Despite all the potential means of assistance, at the time of this writing, the meal plan currently sits in a state of half-completion; and since we already know what we are having for dinner, it’s the commitment to post this blog on the first of the year that is driving me to ultimately finish it.
“I find I am much more accountable to other people than I am to myself,” I remarked to a friend at brunch earlier today, and we agreed on how easily that can become the case.
So, I’m offering my thanks to each of you for the role you’re playing in this endeavor this month—I got it done (!) after breaking for dinner. I’m confident we’ll be moving the stickies around plenty over the next few weeks, but it’s a lot easier to edit than it is to start from scratch.
Coming next will be a few of the tried-and-true recipes that helped us kick things off successfully.
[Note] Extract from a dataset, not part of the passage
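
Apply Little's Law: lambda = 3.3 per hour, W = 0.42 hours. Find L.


L = lambda * W = 3.3 * 0.42 = 1.39

1.39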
Maybe if you sit down this weekend with a pad of stickies, you’ll decide you want to try one of them?
Happy New Year, and happy eating!
P.S. Tonight for dinner, Per made Lemon and Garlic Chicken with Cherry Tomatoes from NYT Cooking, with a side of sautéed zucchini. They put most of their recipes behind paywalls. I’ll share what I can here when I can find it elsewhere, but if you like to cook, it might be worth treating yourself to a subscription; it’s the only one for which I pay, and I’ve never been disappointed by a five-star recipe.
Your commitment to share your healthy eating journey is super exciting! I’m reading regularly, feeling inspired to join you and ready to try some new recipes. Thank you!
When you’re ready to digitize your sticky notes, try a ‘kan ban’ board app. Kan bans are used typically by software developers but are great for exactly this. We’ve been using trello for years and now have a decade worth of favorites in there.